Meachum explained in an email that the decision was based on a zoning interpretation from the county's Department of Planning and Zoning.

"The time the first application was filed for this location DPZ said this location was properly zoned for a store," he wrote. "Last Friday, DPZ said it was not properly zoned. The application was withdrawn so this issue could be addressed."

In a series of memos dated Oct. 30, Nov. 3 and Nov. 12, DPZ Director Valdis Lazdins wavered on whether or not a liquor store could be permitted in the Wegmans space, a 9,000-square foot area next to the grocery store's upstairs customer seating area.

In the first memo, Lazdins writes that the store's final development plan does not permit liquor stores, but changes his mind in the second memo, where he reasons that "alcohol beverage sales are considered to be customarily related to grocery stores, therefore such sales are permitted on the property as an accessory use."

In the most recent memo, he once again revised his decision, writing that while a liquor store might be permissible as an accessory use to a grocery store, "an establishment separate and not part of the grocery store would not be permitted to sell alcoholic beverages."
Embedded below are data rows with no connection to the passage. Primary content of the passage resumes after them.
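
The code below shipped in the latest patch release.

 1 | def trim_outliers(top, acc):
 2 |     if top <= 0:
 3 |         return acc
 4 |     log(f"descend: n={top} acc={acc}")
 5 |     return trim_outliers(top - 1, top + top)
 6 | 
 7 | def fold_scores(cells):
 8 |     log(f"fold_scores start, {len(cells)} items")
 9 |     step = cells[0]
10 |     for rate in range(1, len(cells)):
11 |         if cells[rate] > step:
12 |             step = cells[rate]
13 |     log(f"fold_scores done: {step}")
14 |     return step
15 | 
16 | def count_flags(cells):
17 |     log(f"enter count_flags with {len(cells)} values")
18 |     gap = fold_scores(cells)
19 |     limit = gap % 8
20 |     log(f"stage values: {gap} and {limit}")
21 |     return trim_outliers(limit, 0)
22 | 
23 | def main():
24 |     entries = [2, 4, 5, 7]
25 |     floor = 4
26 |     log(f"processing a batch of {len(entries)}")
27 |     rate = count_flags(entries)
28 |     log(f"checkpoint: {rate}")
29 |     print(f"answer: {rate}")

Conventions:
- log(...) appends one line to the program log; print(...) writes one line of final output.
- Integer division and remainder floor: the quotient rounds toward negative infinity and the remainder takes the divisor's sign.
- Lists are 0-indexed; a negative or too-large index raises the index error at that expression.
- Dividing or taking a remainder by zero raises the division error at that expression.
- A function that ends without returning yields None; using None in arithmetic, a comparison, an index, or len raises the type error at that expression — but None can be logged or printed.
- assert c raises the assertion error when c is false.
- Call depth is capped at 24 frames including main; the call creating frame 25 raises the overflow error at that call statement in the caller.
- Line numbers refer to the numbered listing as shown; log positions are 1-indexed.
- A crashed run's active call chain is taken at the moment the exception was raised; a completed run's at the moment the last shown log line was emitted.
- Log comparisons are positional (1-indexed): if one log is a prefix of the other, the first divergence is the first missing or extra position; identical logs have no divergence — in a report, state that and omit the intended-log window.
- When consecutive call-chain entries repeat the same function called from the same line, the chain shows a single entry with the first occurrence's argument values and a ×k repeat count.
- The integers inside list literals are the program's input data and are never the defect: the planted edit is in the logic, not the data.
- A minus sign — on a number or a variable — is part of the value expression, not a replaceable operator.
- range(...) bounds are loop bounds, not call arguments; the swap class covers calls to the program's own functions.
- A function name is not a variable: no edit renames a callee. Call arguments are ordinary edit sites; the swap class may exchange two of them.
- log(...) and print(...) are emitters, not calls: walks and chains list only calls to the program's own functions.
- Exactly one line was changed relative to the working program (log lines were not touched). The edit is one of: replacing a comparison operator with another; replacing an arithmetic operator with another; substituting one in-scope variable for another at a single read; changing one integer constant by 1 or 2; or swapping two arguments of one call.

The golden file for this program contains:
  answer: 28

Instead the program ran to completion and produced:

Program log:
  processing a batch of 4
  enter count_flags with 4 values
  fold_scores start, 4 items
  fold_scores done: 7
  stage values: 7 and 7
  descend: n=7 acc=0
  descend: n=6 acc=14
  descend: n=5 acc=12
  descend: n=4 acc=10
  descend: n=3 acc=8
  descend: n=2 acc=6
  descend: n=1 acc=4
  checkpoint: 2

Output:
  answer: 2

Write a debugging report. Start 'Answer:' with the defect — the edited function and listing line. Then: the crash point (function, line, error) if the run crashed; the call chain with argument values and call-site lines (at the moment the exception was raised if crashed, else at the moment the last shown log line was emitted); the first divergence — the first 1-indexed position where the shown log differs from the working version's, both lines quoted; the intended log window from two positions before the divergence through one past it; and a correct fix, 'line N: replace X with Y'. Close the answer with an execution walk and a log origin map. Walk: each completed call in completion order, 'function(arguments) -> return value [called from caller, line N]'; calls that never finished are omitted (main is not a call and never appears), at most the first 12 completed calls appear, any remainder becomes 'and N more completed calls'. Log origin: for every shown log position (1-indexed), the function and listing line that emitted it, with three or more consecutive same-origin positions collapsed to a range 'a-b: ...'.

Answer: the defect is in trim_outliers at line 5.
Key observation: The earliest visible damage is log position 7 — 'descend: n=6 acc=14' rather than the intended 'descend: n=6 acc=7'.
Call chain: main.
First divergence: position 7 — the shown line 'descend: n=6 acc=14' should read 'descend: n=6 acc=7'.
Intended log window:
  5: stage values: 7 and 7
  6: descend: n=7 acc=0
  7: descend: n=6 acc=7
  8: descend: n=5 acc=13
Execution walk:
  fold_scores([2, 4, 5, 7]) -> 7  [called from count_flags, line 18]
  trim_outliers(0, 2) -> 2  [called from trim_outliers, line 5]
  trim_outliers(1, 4) -> 2  [called from trim_outliers, line 5]
  trim_outliers(2, 6) -> 2  [called from trim_outliers, line 5]
  trim_outliers(3, 8) -> 2  [called from trim_outliers, line 5]
  trim_outliers(4, 10) -> 2  [called from trim_outliers, line 5]
  trim_outliers(5, 12) -> 2  [called from trim_outliers, line 5]
  trim_outliers(6, 14) -> 2  [called from trim_outliers, line 5]
  trim_outliers(7, 0) -> 2  [called from count_flags, line 21]
  count_flags([2, 4, 5, 7]) -> 2  [called from main, line 27]
Log origin:
  1: logged in main at line 26
  2: logged in count_flags at line 17
  3: logged in fold_scores at line 8
  4: logged in fold_scores at line 13
  5: logged in count_flags at line 20
  6-12: logged in trim_outliers at line 4
  13: logged in main at line 28
A correct fix: line 5: replace `top + top` with `acc + top`.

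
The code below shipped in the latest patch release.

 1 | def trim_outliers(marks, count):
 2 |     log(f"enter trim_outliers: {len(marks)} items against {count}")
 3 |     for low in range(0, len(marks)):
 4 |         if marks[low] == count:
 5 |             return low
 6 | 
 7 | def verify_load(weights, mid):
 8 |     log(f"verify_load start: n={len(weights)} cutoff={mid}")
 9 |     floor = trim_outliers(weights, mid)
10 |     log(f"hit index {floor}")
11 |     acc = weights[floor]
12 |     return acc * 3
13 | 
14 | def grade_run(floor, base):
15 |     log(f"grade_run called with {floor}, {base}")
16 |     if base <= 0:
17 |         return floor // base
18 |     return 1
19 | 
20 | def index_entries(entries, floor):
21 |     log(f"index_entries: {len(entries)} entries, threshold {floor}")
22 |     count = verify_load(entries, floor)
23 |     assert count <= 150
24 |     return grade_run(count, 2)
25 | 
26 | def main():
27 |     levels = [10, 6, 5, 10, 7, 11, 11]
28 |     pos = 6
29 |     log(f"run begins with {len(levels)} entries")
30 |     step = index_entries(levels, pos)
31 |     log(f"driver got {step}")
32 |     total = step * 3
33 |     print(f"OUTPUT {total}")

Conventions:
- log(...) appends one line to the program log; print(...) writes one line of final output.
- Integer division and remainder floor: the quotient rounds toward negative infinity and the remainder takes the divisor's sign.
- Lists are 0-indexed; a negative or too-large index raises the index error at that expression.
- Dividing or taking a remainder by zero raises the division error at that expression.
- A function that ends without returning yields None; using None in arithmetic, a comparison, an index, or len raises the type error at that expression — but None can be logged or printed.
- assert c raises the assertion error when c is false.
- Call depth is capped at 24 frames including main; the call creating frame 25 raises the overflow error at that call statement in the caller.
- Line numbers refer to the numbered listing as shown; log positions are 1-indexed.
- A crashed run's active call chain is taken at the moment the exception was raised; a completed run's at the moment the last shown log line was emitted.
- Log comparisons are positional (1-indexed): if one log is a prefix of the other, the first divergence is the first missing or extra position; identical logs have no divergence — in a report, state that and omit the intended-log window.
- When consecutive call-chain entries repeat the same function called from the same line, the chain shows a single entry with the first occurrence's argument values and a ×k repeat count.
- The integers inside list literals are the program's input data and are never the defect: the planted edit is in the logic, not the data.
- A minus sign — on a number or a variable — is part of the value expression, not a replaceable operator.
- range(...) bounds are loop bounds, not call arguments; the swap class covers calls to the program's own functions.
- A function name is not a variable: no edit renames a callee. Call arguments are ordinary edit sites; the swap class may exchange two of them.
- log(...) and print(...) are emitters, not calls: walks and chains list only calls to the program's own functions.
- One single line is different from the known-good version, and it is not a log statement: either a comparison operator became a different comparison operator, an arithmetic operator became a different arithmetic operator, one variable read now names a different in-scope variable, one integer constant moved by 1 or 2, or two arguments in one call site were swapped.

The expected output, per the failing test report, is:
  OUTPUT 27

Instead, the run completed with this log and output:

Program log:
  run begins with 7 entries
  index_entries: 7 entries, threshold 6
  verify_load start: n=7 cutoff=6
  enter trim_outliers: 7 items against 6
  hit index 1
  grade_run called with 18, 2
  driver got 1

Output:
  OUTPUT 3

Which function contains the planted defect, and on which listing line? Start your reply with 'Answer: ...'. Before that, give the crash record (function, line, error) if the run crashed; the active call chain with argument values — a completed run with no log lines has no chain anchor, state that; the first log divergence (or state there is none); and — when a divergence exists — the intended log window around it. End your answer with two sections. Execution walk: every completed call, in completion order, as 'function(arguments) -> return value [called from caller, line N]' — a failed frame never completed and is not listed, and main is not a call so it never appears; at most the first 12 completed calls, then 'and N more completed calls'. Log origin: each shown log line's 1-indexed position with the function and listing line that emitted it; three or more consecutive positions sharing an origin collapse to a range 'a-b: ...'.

Answer: the defect is in grade_run at line 16.
Core observation: At log position 7 the runs split — shown 'driver got 1', but the working version logs 'driver got 9'.
Call chain: main.
First divergence: at position 7 the run shows 'driver got 1' where the working version logs 'driver got 9'.
Intended log window:
  5: hit index 1
  6: grade_run called with 18, 2
  7: driver got 9
Execution walk:
  trim_outliers([10, 6, 5, 10, 7, 11, 11], 6) -> 1  [called from verify_load, line 9]
  verify_load([10, 6, 5, 10, 7, 11, 11], 6) -> 18  [called from index_entries, line 22]
  grade_run(18, 2) -> 1  [called from index_entries, line 24]
  index_entries([10, 6, 5, 10, 7, 11, 11], 6) -> 1  [called from main, line 30]
Log origins:
  1: emitted by main (line 29)
  2: emitted by index_entries (line 21)
  3: emitted by verify_load (line 8)
  4: emitted by trim_outliers (line 2)
  5: emitted by verify_load (line 10)
  6: emitted by grade_run (line 15)
  7: emitted by main (line 31)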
Quick had predicated much of his pitch for a liquor license on the grounds that the upstairs space was distinct from the Wegmans grocery store.
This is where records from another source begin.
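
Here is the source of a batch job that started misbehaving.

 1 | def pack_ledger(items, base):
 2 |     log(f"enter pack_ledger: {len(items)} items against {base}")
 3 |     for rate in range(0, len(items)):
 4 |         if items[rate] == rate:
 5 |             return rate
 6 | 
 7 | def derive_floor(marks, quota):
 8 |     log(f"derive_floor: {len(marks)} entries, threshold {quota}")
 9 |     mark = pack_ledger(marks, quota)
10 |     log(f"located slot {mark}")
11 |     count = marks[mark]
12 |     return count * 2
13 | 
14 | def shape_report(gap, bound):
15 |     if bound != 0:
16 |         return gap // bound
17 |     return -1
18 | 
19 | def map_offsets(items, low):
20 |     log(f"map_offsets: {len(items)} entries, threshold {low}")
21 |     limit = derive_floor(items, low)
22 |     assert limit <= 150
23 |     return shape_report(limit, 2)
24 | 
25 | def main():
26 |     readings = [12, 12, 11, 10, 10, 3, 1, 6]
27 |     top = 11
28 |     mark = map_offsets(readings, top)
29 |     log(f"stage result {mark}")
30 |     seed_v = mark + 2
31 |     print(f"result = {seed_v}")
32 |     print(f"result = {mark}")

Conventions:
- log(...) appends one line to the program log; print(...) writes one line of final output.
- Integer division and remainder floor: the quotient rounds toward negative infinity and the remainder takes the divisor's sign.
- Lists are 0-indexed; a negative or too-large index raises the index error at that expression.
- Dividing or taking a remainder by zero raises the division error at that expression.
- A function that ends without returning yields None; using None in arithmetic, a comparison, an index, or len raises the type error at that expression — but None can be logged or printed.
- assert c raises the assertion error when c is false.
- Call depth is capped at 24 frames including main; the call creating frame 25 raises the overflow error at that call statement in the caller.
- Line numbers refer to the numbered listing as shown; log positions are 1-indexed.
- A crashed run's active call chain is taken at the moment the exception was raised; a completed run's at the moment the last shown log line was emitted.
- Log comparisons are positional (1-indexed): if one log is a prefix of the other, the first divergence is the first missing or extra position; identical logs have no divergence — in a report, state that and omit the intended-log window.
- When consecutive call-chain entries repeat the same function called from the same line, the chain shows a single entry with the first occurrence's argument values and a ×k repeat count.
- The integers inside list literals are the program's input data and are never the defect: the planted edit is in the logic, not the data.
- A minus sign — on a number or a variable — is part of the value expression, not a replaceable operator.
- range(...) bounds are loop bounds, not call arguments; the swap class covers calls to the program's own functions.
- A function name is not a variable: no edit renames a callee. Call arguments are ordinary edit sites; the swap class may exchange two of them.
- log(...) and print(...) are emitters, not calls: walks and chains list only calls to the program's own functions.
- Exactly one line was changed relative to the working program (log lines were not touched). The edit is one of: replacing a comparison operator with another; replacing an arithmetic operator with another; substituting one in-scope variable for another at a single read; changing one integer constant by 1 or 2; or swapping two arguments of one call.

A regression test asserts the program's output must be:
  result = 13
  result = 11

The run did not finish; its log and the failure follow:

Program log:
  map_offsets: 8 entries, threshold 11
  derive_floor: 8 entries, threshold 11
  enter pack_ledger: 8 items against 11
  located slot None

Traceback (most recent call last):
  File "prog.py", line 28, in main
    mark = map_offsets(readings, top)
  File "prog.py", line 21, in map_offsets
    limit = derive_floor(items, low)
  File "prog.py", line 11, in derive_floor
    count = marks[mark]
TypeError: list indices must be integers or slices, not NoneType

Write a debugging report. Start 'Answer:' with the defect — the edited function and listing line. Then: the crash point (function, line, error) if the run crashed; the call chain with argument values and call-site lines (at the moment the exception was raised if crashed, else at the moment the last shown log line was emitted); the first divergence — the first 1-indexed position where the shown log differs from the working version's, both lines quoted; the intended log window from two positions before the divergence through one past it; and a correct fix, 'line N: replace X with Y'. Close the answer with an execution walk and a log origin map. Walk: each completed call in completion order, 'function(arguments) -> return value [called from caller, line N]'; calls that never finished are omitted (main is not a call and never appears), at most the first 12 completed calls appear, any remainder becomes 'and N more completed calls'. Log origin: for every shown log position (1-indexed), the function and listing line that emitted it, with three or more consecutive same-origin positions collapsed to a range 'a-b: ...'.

Answer: the defect is in pack_ledger at line 4.
The tell: The log first diverges at position 4: the faulty run prints 'located slot None' where the working version prints 'located slot 2'.
Crash: derive_floor, line 11, TypeError.
Call chain: main -> map_offsets([12, 12, 11, 10, 10, 3, 1, 6], 11) (called at line 28) -> derive_floor([12, 12, 11, 10, 10, 3, 1, 6], 11) (called at line 21).
First divergence: position 4; shown 'located slot None' vs intended 'located slot 2'.
Intended log window:
  2: derive_floor: 8 entries, threshold 11
  3: enter pack_ledger: 8 items against 11
  4: located slot 2
  5: stage result 11
Execution walk:
  pack_ledger([12, 12, 11, 10, 10, 3, 1, 6], 11) -> None  [called from derive_floor, line 9]
Log line origins:
  1 — map_offsets, line 20
  2 — derive_floor, line 8
  3 — pack_ledger, line 2
  4 — derive_floor, line 10
A correct fix: line 4: replace `items[rate] == rate` with `items[rate] == base`.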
In 2012, the Alcoholic Beverage hearing board rejected a similar request from a different applicant, Columbia Wine Partners LLC, because board members said the proposal violated a state law that prohibits liquor licenses from being issued to grocery stores or on the premises of grocery stores in the county. Supermarkets that do have liquor licenses were grandfathered into the law when it was passed in the 1960s.

Quick argued his application was different because he is not associated with Wegmans – one of the Columbia Wine Partners was the husband of Wegmans president Colleen Wegman – and because customers, under his proposed shop layout, would not be able to enter from inside the grocery store.
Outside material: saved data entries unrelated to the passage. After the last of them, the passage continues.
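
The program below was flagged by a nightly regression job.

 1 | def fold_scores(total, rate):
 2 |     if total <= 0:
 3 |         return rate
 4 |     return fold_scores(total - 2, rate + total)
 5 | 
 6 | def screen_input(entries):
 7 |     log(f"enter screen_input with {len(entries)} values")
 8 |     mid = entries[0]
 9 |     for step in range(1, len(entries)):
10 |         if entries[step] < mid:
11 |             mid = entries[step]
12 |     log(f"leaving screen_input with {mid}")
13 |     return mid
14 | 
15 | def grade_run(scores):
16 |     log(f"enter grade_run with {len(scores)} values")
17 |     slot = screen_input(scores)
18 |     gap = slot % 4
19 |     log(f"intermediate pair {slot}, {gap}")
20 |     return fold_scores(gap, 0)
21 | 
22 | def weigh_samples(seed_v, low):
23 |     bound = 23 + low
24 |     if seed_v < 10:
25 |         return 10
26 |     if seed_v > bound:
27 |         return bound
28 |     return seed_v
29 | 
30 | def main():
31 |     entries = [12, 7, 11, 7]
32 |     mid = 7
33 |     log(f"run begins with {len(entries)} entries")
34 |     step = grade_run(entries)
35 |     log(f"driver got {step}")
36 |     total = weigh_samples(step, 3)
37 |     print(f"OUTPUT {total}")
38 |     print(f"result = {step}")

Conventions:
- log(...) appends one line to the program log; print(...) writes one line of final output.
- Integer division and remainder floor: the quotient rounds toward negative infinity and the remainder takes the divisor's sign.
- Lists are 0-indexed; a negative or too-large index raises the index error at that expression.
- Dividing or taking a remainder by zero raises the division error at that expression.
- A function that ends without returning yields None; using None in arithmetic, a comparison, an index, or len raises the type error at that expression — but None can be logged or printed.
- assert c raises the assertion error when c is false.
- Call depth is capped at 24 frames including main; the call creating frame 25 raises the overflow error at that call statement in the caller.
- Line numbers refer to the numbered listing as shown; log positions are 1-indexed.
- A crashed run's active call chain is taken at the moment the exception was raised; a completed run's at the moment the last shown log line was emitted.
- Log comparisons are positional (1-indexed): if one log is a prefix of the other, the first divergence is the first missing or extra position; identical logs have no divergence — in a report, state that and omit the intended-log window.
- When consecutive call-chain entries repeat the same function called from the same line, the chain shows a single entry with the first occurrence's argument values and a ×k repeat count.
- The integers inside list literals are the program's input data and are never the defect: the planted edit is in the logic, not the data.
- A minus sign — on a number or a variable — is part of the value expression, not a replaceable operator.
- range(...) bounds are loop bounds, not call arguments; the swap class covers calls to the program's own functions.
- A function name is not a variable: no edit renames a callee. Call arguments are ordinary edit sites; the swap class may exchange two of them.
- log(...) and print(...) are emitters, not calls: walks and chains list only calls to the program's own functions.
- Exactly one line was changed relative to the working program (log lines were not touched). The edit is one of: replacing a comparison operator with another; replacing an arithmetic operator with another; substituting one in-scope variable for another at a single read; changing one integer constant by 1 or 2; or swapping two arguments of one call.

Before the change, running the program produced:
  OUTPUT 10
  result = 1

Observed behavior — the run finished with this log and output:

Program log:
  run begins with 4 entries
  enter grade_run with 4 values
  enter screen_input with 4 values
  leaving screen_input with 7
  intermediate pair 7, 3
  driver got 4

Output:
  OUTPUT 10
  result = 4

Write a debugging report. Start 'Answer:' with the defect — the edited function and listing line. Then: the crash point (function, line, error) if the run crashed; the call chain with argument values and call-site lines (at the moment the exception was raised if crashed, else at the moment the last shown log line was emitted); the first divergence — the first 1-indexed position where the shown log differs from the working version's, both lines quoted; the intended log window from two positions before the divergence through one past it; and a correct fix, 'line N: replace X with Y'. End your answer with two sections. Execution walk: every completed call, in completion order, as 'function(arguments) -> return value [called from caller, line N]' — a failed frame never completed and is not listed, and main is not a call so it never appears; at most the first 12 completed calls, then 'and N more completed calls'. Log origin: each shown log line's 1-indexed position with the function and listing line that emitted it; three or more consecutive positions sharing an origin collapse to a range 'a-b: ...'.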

Meachum said Quick has decided to put his plan for a liquor store on hold while Wegmans looks into whether the zoning interpretation might be changed. He said it's too early to know whether Quick will submit a new application.

A group of local business owners, united as the Howard County Local Beverage Association, Inc., had planned to oppose the application. In a motion filed with the Alcoholic Beverage hearing board asking for the request to be dismissed, they argued that regulations prohibit a liquor store inside the grocery store, based on its zoning designation.

"The use would not be permitted even if the store were integral to the [Wegmans] store, because under the Howard County Zoning Regulations a liquor store is not permitted at this location at all," the motion argues.

The group also claimed Quick was not eligible to be awarded the liquor license because he already holds another, as the licensee for Cindy's Skylight Liquors in Elkridge. According to state law, a person can only hold one class A, C or D liquor license at a time.

Meachum said Quick had addressed that concern by promising to give up his license at Cindy's Skylight if the license for the Wegmans space were granted.

Katherine Taylor, an attorney for the local beverage association, called Quick's decision to withdraw "the proper step to take.

"The application should not have been filed in the first place, because the use is not allowed under the Howard County zoning regulations or State law, and because the applicant is already a licensee on another Howard County license," she wrote in an email Monday.

Quick's decision to withdraw the application comes after Howard County's Liquor Board, which is made up of the members of the Howard County Council, in July sent his case to the Alcoholic Beverage hearing board for reconsideration after members voted to deny the license request earlier this year. 

The hearing board will still hold its Nov. 17 meeting, but members will not discuss Quick's proposal.